Madurai: The 90-year-old Sivakasi Firecrackers industry whose annual turnover is billed at Rs 5,000 crore this year, fears that it might incur a 25 per cent loss in as the products that have been supplied to dealers for sales in National Capital Region (NCR) of Delhi might be returned.
The NCR which comprises 22 districts including major places like Faridabad, Gurgaon or Gurugram in Haryana, Noida in Uttar Pradesh, and Alwar in Rajasthan to mention a few, were the major consumers of firecrackers in the northern part of the country, which constitutes 10 to 15 per cent of the total fireworks production, said AMS Ashokan, past president of Tamil Nadu Fireworks and Amorces Manufacturers Association, Sivakasi.
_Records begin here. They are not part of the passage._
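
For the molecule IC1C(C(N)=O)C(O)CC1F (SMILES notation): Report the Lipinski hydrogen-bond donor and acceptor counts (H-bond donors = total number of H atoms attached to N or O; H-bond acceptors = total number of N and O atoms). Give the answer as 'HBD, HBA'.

3, 3

Donors: find every N or O and count the H atoms it carries.
  atom 5 (N): bond orders sum to 1 → 2 H
  atom 6 (O): bond orders sum to 2 → 0 H
  atom 8 (O): bond orders sum to 1 → 1 H
Lipinski HBD = 3.
Acceptors: N atoms = 1, O atoms = 2 → HBA = 3.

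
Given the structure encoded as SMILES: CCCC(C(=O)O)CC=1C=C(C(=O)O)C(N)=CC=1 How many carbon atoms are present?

Count every carbon token in the SMILES (each C, including those in ring-closure positions and inside branches).
Carbon count: 13.

13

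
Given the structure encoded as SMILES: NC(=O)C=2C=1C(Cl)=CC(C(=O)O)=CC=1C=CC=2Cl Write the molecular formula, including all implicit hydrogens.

Walk through each heavy atom and fill implicit hydrogens from standard valence (C 4, N 3, O 2, S 2, halogen 1):
  atom 1: N, bond orders sum to 1 (valence 3) → 2 H
  atom 2: C, bond orders sum to 4 (valence 4) → 0 H
  atom 3: O, bond orders sum to 2 (valence 2) → 0 H
  atom 4: C, bond orders sum to 4 (valence 4) → 0 H
  atom 5: C, bond orders sum to 4 (valence 4) → 0 H
  atom 6: C, bond orders sum to 4 (valence 4) → 0 H
  atom 7: Cl (halogen, monovalent) → 0 H
  atom 8: C, bond orders sum to 3 (valence 4) → 1 H
  atom 9: C, bond orders sum to 4 (valence 4) → 0 H
  atom 10: C, bond orders sum to 4 (valence 4) → 0 H
  atom 11: O, bond orders sum to 2 (valence 2) → 0 H
  atom 12: O, bond orders sum to 1 (valence 2) → 1 H
  atom 13: C, bond orders sum to 3 (valence 4) → 1 H
  atom 14: C, bond orders sum to 4 (valence 4) → 0 H
  atom 15: C, bond orders sum to 3 (valence 4) → 1 H
  atom 16: C, bond orders sum to 3 (valence 4) → 1 H
  atom 17: C, bond orders sum to 4 (valence 4) → 0 H
  atom 18: Cl (halogen, monovalent) → 0 H
Totals → C:12, H:7, Cl:2, N:1, O:3.

C12H7Cl2NO3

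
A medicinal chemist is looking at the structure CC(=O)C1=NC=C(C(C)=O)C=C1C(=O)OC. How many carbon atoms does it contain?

Count every carbon token in the SMILES (each C, including those in ring-closure positions and inside branches).
Carbon count: 11.

11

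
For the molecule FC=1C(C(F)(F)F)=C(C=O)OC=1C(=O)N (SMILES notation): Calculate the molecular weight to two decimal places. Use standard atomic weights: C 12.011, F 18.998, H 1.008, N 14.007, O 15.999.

First, the molecular formula is C7H3F4NO3 (counting implicit H from valence).
  C: 7 × 12.011 = 84.077
  F: 4 × 18.998 = 75.992
  H: 3 × 1.008 = 3.024
  N: 1 × 14.007 = 14.007
  O: 3 × 15.999 = 47.997
Sum: 7×12.011 + 4×18.998 + 3×1.008 + 1×14.007 + 3×15.999 = 225.097 → 225.10 g/mol.

225.10 g/mol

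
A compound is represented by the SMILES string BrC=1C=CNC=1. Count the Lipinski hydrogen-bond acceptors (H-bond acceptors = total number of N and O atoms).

1

N atoms: 1; O atoms: 0.
Lipinski HBA = 1 + 0 = 1.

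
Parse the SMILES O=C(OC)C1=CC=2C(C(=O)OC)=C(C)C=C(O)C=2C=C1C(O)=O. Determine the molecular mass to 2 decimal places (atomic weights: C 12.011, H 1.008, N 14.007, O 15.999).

First, the molecular formula is C16H14O7 (counting implicit H from valence).
  C: 16 × 12.011 = 192.176
  H: 14 × 1.008 = 14.112
  O: 7 × 15.999 = 111.993
Sum: 16×12.011 + 14×1.008 + 7×15.999 = 318.281 → 318.28 g/mol.

318.28 g/mol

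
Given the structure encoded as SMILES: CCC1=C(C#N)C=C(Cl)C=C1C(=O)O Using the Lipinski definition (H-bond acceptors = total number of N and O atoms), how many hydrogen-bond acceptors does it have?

3

N atoms: 1; O atoms: 2.
Lipinski HBA = 1 + 2 = 3.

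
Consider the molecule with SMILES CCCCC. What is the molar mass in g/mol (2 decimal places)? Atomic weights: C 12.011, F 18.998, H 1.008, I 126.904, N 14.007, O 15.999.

72.15 g/mol

First, the molecular formula is C5H12 (counting implicit H from valence).
  C: 5 × 12.011 = 60.055
  H: 12 × 1.008 = 12.096
Sum: 5×12.011 + 12×1.008 = 72.151 → 72.15 g/mol.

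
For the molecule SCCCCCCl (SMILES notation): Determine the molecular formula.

Walk through each heavy atom and fill implicit hydrogens from standard valence (C 4, N 3, O 2, S 2, halogen 1):
  atom 1: S, bond orders sum to 1 (valence 2) → 1 H
  atom 2: C, bond orders sum to 2 (valence 4) → 2 H
  atom 3: C, bond orders sum to 2 (valence 4) → 2 H
  atom 4: C, bond orders sum to 2 (valence 4) → 2 H
  atom 5: C, bond orders sum to 2 (valence 4) → 2 H
  atom 6: C, bond orders sum to 2 (valence 4) → 2 H
  atom 7: Cl (halogen, monovalent) → 0 H
Totals → C:5, H:11, Cl:1, S:1.

C5H11ClS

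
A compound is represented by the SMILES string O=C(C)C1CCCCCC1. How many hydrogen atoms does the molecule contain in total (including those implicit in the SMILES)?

Walk through each heavy atom and fill implicit hydrogens from standard valence (C 4, N 3, O 2, S 2, halogen 1):
  atom 1: O, bond orders sum to 2 (valence 2) → 0 H
  atom 2: C, bond orders sum to 4 (valence 4) → 0 H
  atom 3: C, bond orders sum to 1 (valence 4) → 3 H
  atom 4: C, bond orders sum to 3 (valence 4) → 1 H
  atom 5: C, bond orders sum to 2 (valence 4) → 2 H
  atom 6: C, bond orders sum to 2 (valence 4) → 2 H
  atom 7: C, bond orders sum to 2 (valence 4) → 2 H
  atom 8: C, bond orders sum to 2 (valence 4) → 2 H
  atom 9: C, bond orders sum to 2 (valence 4) → 2 H
  atom 10: C, bond orders sum to 2 (valence 4) → 2 H
Total hydrogens: 16.

16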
Out of the 1,200 firecrackers industries, he said most of them broadly depending on these markets to make their profits during this year Deepavali season and for further investments. The fireworks manufacturing in Sivakasi is a round-the-year production scenario and not seasonal as claimed by some activists, he added.
“Only bursting of crackers is a seasonal one not the fireworks production which provides livelihood to six lakh people in Sivakasi alone,” said Ashokan.
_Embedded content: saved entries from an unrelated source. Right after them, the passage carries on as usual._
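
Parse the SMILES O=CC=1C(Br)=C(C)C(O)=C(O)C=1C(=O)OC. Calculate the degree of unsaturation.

6

Degree of unsaturation = (number of rings) + (number of π bonds).
Ring closures in the SMILES: 1.
π bonds: 5 double bonds (each 1 DoU) → 5 DoU from unsaturation.
Total DoU = 1 + 5 = 6.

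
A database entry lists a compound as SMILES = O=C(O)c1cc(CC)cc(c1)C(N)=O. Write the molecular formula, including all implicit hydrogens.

C10H11NO3

Walk through each heavy atom and fill implicit hydrogens from standard valence (C 4, N 3, O 2, S 2, halogen 1); for lowercase aromatic atoms, an aromatic c carries 1 H when it has two neighbours and 0 H with three, and aromatic n carries 0 H:
  atom 1: O, bond orders sum to 2 (valence 2) → 0 H
  atom 2: C, bond orders sum to 4 (valence 4) → 0 H
  atom 3: O, bond orders sum to 1 (valence 2) → 1 H
  atom 4: aromatic c, 3 neighbours → 0 H
  atom 5: aromatic c, 2 neighbours → 1 H
  atom 6: aromatic c, 3 neighbours → 0 H
  atom 7: C, bond orders sum to 2 (valence 4) → 2 H
  atom 8: C, bond orders sum to 1 (valence 4) → 3 H
  atom 9: aromatic c, 2 neighbours → 1 H
  atom 10: aromatic c, 3 neighbours → 0 H
  atom 11: aromatic c, 2 neighbours → 1 H
  atom 12: C, bond orders sum to 4 (valence 4) → 0 H
  atom 13: N, bond orders sum to 1 (valence 3) → 2 H
  atom 14: O, bond orders sum to 2 (valence 2) → 0 H
Totals → C:10, H:11, N:1, O:3.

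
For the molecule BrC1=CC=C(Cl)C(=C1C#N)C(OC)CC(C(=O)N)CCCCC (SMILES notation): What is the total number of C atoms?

17

Count every carbon token in the SMILES (each C, including those in ring-closure positions and inside branches).
Carbon count: 17.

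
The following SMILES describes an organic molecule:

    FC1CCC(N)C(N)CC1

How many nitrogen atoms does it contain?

2

Scan the SMILES for N atoms (remember two-letter symbols like Cl and Br are single atoms).
Nitrogen count: 2.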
Since the apex court had banned all fireworks in New Delhi region on November 11 last year, many industries had produced only 60 per cent to 70 per cent of the fireworks this year, said A P Selvarajan, director of Sri Kaliswari Fireworks Private Limited, Sivakasi.
The court lifting of ban on September 11 this year, helped the wholesale dealers to exhaust the old firework stocks, and they procured crackers on credits from the industries hoping for better sales in the month of October, said the manufactures.
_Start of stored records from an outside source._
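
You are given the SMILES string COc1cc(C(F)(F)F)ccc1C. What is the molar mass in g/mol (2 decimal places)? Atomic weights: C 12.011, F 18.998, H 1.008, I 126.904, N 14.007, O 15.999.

190.16 g/mol

First, the molecular formula is C9H9F3O (counting implicit H from valence).
  C: 9 × 12.011 = 108.099
  F: 3 × 18.998 = 56.994
  H: 9 × 1.008 = 9.072
  O: 1 × 15.999 = 15.999
Sum: 9×12.011 + 3×18.998 + 9×1.008 + 1×15.999 = 190.164 → 190.16 g/mol.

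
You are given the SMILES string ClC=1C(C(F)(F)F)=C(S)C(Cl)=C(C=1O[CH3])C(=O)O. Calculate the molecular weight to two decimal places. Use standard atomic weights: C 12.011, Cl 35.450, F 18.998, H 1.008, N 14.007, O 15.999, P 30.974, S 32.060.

321.09 g/mol

First, the molecular formula is C9H5Cl2F3O3S (counting implicit H from valence).
  C: 9 × 12.011 = 108.099
  Cl: 2 × 35.450 = 70.900
  F: 3 × 18.998 = 56.994
  H: 5 × 1.008 = 5.040
  O: 3 × 15.999 = 47.997
  S: 1 × 32.060 = 32.060
Sum: 9×12.011 + 2×35.450 + 3×18.998 + 5×1.008 + 3×15.999 + 1×32.060 = 321.090 → 321.09 g/mol.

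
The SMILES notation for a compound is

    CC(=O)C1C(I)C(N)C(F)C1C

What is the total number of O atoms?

1

Scan the SMILES for O atoms (remember two-letter symbols like Cl and Br are single atoms).
Oxygen count: 1.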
However, the court re-imposed the ban 10 days ahead of Deepavali, which has left the wholesale dealers in the lurch. “As 25 per cent of the total sale depends on credit, it is not possible for us to recover our money from the dealers now. If we ask for the payments, they would ask us to take back the stocks,” said Ashokan.
The ban will also affect the livelihood of thousands of retailers in NCR whose annual earnings of Rs 10 lakh depends only on the fireworks sales during Deepavali, he said.